En juin 2011, le gouvernement travailliste minoritaire dirigé par Julia Gillard a introduit une politique climatique de pointe. Connue sous le nom de Clean Energy Act, en 2014, la politique était morte grâce à la défaite des travaillistes en 2013 face à Tony Abbott du Parti libéral. C’était le début de neuf longues années d’opposition pour le Parti travailliste australien (ALP), au cours desquelles les émissions de l’Australie ont augmenté à mesure que les catastrophes climatiques devenaient plus fréquentes et plus graves.
Les résultats de l’élection fédérale de 2022 reflètent en partie l’importance et l’urgence accrues d’agir concrètement contre les changements climatiques. Bien que le gouvernement travailliste d’Anthony Albanese dispose d’une faible majorité à la chambre basse, la vague de soutien aux « sarcelles », aux indépendants pro-climat ainsi qu’aux Verts signale un électorat avide de réforme climatique. Ayant porté leur représentation au Sénat de neuf à douze, les Verts détiennent l’équilibre des pouvoirs à la chambre haute.

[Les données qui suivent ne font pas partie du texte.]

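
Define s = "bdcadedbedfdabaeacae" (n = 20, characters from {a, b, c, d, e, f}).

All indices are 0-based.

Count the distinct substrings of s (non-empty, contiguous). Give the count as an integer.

193

rank→(start, suffix):
  0 → (12, 'abaeacae')
  1 → (16, 'acae')
  2 → (3, 'adedbedfdabaeacae')
  3 → (18, 'ae')
  4 → (14, 'aeacae')
  5 → (13, 'baeacae')
  6 → (0, 'bdcadedbedfdabaeacae')
  7 → (7, 'bedfdabaeacae')
  8 → (2, 'cadedbedfdabaeacae')
  9 → (17, 'cae')
  10 → (11, 'dabaeacae')
  11 → (6, 'dbedfdabaeacae')
  12 → (1, 'dcadedbedfdabaeacae')
  13 → (4, 'dedbedfdabaeacae')
  14 → (9, 'dfdabaeacae')
  15 → (19, 'e')
  16 → (15, 'eacae')
  17 → (5, 'edbedfdabaeacae')
  18 → (8, 'edfdabaeacae')
  19 → (10, 'fdabaeacae')

SA = [12, 16, 3, 18, 14, 13, 0, 7, 2, 17, 11, 6, 1, 4, 9, 19, 15, 5, 8, 10]
rank  pair      lcp
   1  s[12:],s[16:]  1  'a'
   2  s[16:],s[3:]  1  'a'
   3  s[3:],s[18:]  1  'a'
   4  s[18:],s[14:]  2  'ae'
   5  s[14:],s[13:]  0  ''
   6  s[13:],s[0:]  1  'b'
   7  s[0:],s[7:]  1  'b'
   8  s[7:],s[2:]  0  ''
   9  s[2:],s[17:]  2  'ca'
  10  s[17:],s[11:]  0  ''
  11  s[11:],s[6:]  1  'd'
  12  s[6:],s[1:]  1  'd'
  13  s[1:],s[4:]  1  'd'
  14  s[4:],s[9:]  1  'd'
  15  s[9:],s[19:]  0  ''
  16  s[19:],s[15:]  1  'e'
  17  s[15:],s[5:]  1  'e'
  18  s[5:],s[8:]  2  'ed'
  19  s[8:],s[10:]  0  ''

n(n+1)/2 = 20·21/2 = 210
Σ LCP = 0 + 1 + 1 + 1 + 2 + 0 + 1 + 1 + 0 + 2 + 0 + 1 + 1 + 1 + 1 + 0 + 1 + 1 + 2 + 0 = 17
distinct = 210 − 17 = 193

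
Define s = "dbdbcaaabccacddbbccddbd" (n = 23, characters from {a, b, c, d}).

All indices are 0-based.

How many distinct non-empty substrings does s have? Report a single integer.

sorted suffixes:
  #0 SA[0]=5  'aaabccacddbbccddbd'
  #1 SA[1]=6  'aabccacddbbccddbd'
  #2 SA[2]=7  'abccacddbbccddbd'
  #3 SA[3]=11  'acddbbccddbd'
  #4 SA[4]=15  'bbccddbd'
  #5 SA[5]=3  'bcaaabccacddbbccddbd'
  #6 SA[6]=8  'bccacddbbccddbd'
  #7 SA[7]=16  'bccddbd'
  #8 SA[8]=21  'bd'
  #9 SA[9]=1  'bdbcaaabccacddbbccddbd'
  #10 SA[10]=4  'caaabccacddbbccddbd'
  #11 SA[11]=10  'cacddbbccddbd'
  #12 SA[12]=9  'ccacddbbccddbd'
  #13 SA[13]=17  'ccddbd'
  #14 SA[14]=12  'cddbbccddbd'
  #15 SA[15]=18  'cddbd'
  #16 SA[16]=22  'd'
  #17 SA[17]=14  'dbbccddbd'
  #18 SA[18]=2  'dbcaaabccacddbbccddbd'
  #19 SA[19]=20  'dbd'
  #20 SA[20]=0  'dbdbcaaabccacddbbccddbd'
  #21 SA[21]=13  'ddbbccddbd'
  #22 SA[22]=19  'ddbd'

SA = [5, 6, 7, 11, 15, 3, 8, 16, 21, 1, 4, 10, 9, 17, 12, 18, 22, 14, 2, 20, 0, 13, 19]
i: (SA[i-1],SA[i]) lcp shared
  1: (5,6) 2 'aa'
  2: (6,7) 1 'a'
  3: (7,11) 1 'a'
  4: (11,15) 0 ''
  5: (15,3) 1 'b'
  6: (3,8) 2 'bc'
  7: (8,16) 3 'bcc'
  8: (16,21) 1 'b'
  9: (21,1) 2 'bd'
  10: (1,4) 0 ''
  11: (4,10) 2 'ca'
  12: (10,9) 1 'c'
  13: (9,17) 2 'cc'
  14: (17,12) 1 'c'
  15: (12,18) 4 'cddb'
  16: (18,22) 0 ''
  17: (22,14) 1 'd'
  18: (14,2) 2 'db'
  19: (2,20) 2 'db'
  20: (20,0) 3 'dbd'
  21: (0,13) 1 'd'
  22: (13,19) 3 'ddb'

n(n+1)/2 = 23·24/2 = 276
Σ LCP = 0 + 2 + 1 + 1 + 0 + 1 + 2 + 3 + 1 + 2 + 0 + 2 + 1 + 2 + 1 + 4 + 0 + 1 + 2 + 2 + 3 + 1 + 3 = 35
distinct = 276 − 35 = 241

241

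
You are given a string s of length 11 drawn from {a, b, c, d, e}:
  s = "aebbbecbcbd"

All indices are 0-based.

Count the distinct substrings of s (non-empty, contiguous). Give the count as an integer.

58

sorted suffixes:
  #0 SA[0]=0  'aebbbecbcbd'
  #1 SA[1]=2  'bbbecbcbd'
  #2 SA[2]=3  'bbecbcbd'
  #3 SA[3]=7  'bcbd'
  #4 SA[4]=9  'bd'
  #5 SA[5]=4  'becbcbd'
  #6 SA[6]=6  'cbcbd'
  #7 SA[7]=8  'cbd'
  #8 SA[8]=10  'd'
  #9 SA[9]=1  'ebbbecbcbd'
  #10 SA[10]=5  'ecbcbd'

SA = [0, 2, 3, 7, 9, 4, 6, 8, 10, 1, 5]
i: (SA[i-1],SA[i]) lcp shared
  1: (0,2) 0 ''
  2: (2,3) 2 'bb'
  3: (3,7) 1 'b'
  4: (7,9) 1 'b'
  5: (9,4) 1 'b'
  6: (4,6) 0 ''
  7: (6,8) 2 'cb'
  8: (8,10) 0 ''
  9: (10,1) 0 ''
  10: (1,5) 1 'e'

n(n+1)/2 = 11·12/2 = 66
Σ LCP = 0 + 0 + 2 + 1 + 1 + 1 + 0 + 2 + 0 + 0 + 1 = 8
distinct = 66 − 8 = 58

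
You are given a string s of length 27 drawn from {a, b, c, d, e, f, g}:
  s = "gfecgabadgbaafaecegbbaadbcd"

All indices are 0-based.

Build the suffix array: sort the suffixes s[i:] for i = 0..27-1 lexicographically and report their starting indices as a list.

[21, 11, 5, 22, 7, 14, 12, 20, 10, 6, 19, 24, 25, 16, 3, 26, 23, 8, 15, 2, 17, 13, 1, 4, 9, 18, 0]

sorted suffixes:
  #0 SA[0]=21  'aadbcd'
  #1 SA[1]=11  'aafaecegbbaadbcd'
  #2 SA[2]=5  'abadgbaafaecegbbaadbcd'
  #3 SA[3]=22  'adbcd'
  #4 SA[4]=7  'adgbaafaecegbbaadbcd'
  #5 SA[5]=14  'aecegbbaadbcd'
  #6 SA[6]=12  'afaecegbbaadbcd'
  #7 SA[7]=20  'baadbcd'
  #8 SA[8]=10  'baafaecegbbaadbcd'
  #9 SA[9]=6  'badgbaafaecegbbaadbcd'
  #10 SA[10]=19  'bbaadbcd'
  #11 SA[11]=24  'bcd'
  #12 SA[12]=25  'cd'
  #13 SA[13]=16  'cegbbaadbcd'
  #14 SA[14]=3  'cgabadgbaafaecegbbaadbcd'
  #15 SA[15]=26  'd'
  #16 SA[16]=23  'dbcd'
  #17 SA[17]=8  'dgbaafaecegbbaadbcd'
  #18 SA[18]=15  'ecegbbaadbcd'
  #19 SA[19]=2  'ecgabadgbaafaecegbbaadbcd'
  #20 SA[20]=17  'egbbaadbcd'
  #21 SA[21]=13  'faecegbbaadbcd'
  #22 SA[22]=1  'fecgabadgbaafaecegbbaadbcd'
  #23 SA[23]=4  'gabadgbaafaecegbbaadbcd'
  #24 SA[24]=9  'gbaafaecegbbaadbcd'
  #25 SA[25]=18  'gbbaadbcd'
  #26 SA[26]=0  'gfecgabadgbaafaecegbbaadbcd'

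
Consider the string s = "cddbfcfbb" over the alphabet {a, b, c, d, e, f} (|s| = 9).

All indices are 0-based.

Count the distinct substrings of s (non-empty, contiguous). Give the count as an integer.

sorted suffixes:
  #0 SA[0]=8  'b'
  #1 SA[1]=7  'bb'
  #2 SA[2]=3  'bfcfbb'
  #3 SA[3]=0  'cddbfcfbb'
  #4 SA[4]=5  'cfbb'
  #5 SA[5]=2  'dbfcfbb'
  #6 SA[6]=1  'ddbfcfbb'
  #7 SA[7]=6  'fbb'
  #8 SA[8]=4  'fcfbb'

SA = [8, 7, 3, 0, 5, 2, 1, 6, 4]
i: (SA[i-1],SA[i]) lcp shared
  1: (8,7) 1 'b'
  2: (7,3) 1 'b'
  3: (3,0) 0 ''
  4: (0,5) 1 'c'
  5: (5,2) 0 ''
  6: (2,1) 1 'd'
  7: (1,6) 0 ''
  8: (6,4) 1 'f'

n(n+1)/2 = 9·10/2 = 45
Σ LCP = 0 + 1 + 1 + 0 + 1 + 0 + 1 + 0 + 1 = 5
distinct = 45 − 5 = 40

40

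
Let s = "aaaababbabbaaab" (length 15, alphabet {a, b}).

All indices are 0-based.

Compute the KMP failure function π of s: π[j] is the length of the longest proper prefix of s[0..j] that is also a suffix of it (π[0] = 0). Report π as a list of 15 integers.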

Malgré cela, quelques instants après qu’Albanese a prêté serment en tant que Premier ministre, son ministre du climat, Chris Bowen, a rejeté les demandes des Verts d’accélérer le rythme de la décarbonisation de l’économie. Ce n’est pas seulement que la politique du Parti travailliste est inégale face au défi auquel la planète est confrontée. Dans le contexte d’une crise sanitaire en cours, de la hausse du coût de la vie et de l’insécurité croissante des emplois et du logement, le refus du parti travailliste de soutenir une action climatique sérieuse rendra le parti vulnérable au même type d’attaques de droite qui ont fait tomber la loi sur l’énergie propre. au début des années 2010.
Lorsque Julia Gillard a pris la direction d’ALP en 2010, elle a rapidement abandonné la politique d’échange d’émissions de Kevin Rudd et a conclu un accord avec les dirigeants miniers pour atténuer sa proposition de taxe sur les superprofits de l’industrie minière. Gillard a plutôt proposé une assemblée de citoyens pour développer la politique climatique, qui a été largement critiquée comme une tactique dilatoire.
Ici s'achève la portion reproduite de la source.